Looking Back: Dedication marks facility’s openingPublished 10:19am Friday, May 17, 2013
by Clyde Parker
EDITOR’S NOTE: Looking Back features past articles from The Tidewater News with commentary by local historian Clyde Parker.
May 17, 1963
Southampton Memorial Hospital will be dedicated on Sunday. It will soon replace Raiford Memorial Hospital. Governor Albertis Harrison, accompanied by Lt. Governor Mills Godwin, will be here to dedicate the new building. The occasion marks the official completion of the four-level, 110-bed medical center. The general public is invited and is expected to attend in large numbers.

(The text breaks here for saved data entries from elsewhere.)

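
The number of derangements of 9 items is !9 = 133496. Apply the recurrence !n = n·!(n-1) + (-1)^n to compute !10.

!10 = 10·133496 + 1 = 1334961.

1334961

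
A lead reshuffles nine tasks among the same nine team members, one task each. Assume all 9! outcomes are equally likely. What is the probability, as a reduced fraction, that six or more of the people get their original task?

Favorable outcomes: Σ_{i≥6} C(9,i)·!(9-i) = 84·2 + 36·1 + 9·0 + 1·1 = 205.
Total outcomes: 9! = 362880.
Probability = 205/362880 = 41/72576.

41/72576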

Governor Harrison will be the primary speaker. We will also hear from Sol Rawls, Jr., Chairman of the Board and President of Raiford Memorial Hospital and Southampton Memorial Hospital; Dr. Kurt Hirsch, Chief of Staff for the practicing doctors at both hospitals; and Jesse Reel, Administrator for both hospitals.

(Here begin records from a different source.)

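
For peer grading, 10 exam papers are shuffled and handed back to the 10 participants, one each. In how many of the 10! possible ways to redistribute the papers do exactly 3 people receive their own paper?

222480

Choose which 3 of the 10 are fixed: C(10,3) = 120.
The remaining 7 must be deranged: !7 = 1854.
Total: 120 × 1854 = 222480.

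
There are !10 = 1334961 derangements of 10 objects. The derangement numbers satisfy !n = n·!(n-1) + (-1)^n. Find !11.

14684570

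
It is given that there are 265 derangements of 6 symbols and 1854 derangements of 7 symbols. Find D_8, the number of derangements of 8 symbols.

14833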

“Essentially, a new “industry” has come to town, and it certainly enhances our community image and contributes greatly to the economic growth of our area,” Rawls said. “We will have new jobs.”
“And we, at the new hospital, will be spending quite a bit more money with local businesses. And, it goes without saying, the community will have greatly expanded health-care resources,” he added. In this connection, the Board of Directors of the Franklin Chamber of Commerce just released a formal resolution expressing their gratitude to the officers and directors of Southampton Memorial Hospital for bringing about a significant expansion of our local economy.
On Sunday, at the dedication and celebration, Southampton Memorial Hospital Administrator Jesse Reel will be the man behind the scenes. From the start of construction on Southampton to the present, he has worked quietly and simultaneously as Administrator for both Raiford and Southampton. He maintains two offices and divides his time between both places as work dictates.
For many weeks now, Reel’s office at Raiford has been a “beehive of activity”, as he put it, as plans for the dedication at Southampton are being finalized. “There have been a multitude of last minute details that have needed our attention,” he said.
Another person at Raiford has been extremely busy. As secretary to Reel, Ida Burgess, has been, and still is, right down in the middle of everything that is going on.
Even though construction on the new hospital is essentially complete, there is still much other work to be done. “For one thing, the hospital is still $100,000 behind in pledges,” Rawls said. “We must catch-up on that.” “And there is still a lot of equipment to be installed and checked to see that it is working properly. A certain amount of equipment, now at Raiford, will also have to be moved to the new building.”
One of the biggest jobs is yet to come — that of moving patients from Raiford to Southampton. Present plans are to move them sometime around the middle of June, according to Reel. “We are now preparing patient rooms; and, as we speak, furnishings and supplies are being moved in and placed.”
The new medical office building has been completed. Most of the doctors have relocated there.
In the meantime, the Board of Directors, in a meeting last week, authorized Rawls to negotiate sale of the old Raiford Memorial Hospital property. Located on Main Street in downtown Franklin, the old hospital is housed in a building that was originally the Virginia Hotel — built in 1880.
A stipulation of the sale is the buyer must tear down the old building and replace it with a new retail or other commercial structure.
Rawls came up with an idea. He contacted officials of Rose’s Stores, Inc. at their Henderson, NC headquarters and asked them to buy the Raiford property, tear down the old building, and build a new, larger, and more modern store on the site. The new structure would replace the store that they currently have at the southeastern corner of Main Street and Third Avenue.
“A tentative agreement has been reached,” Rawls replied in response to a recent inquiry.
Already, several community leaders and hospital officials are having thoughts and discussions concerning the possibility of building a nursing home on the Southampton Memorial Hospital property. Space is available for such a facility and it could possibly connect with the hospital.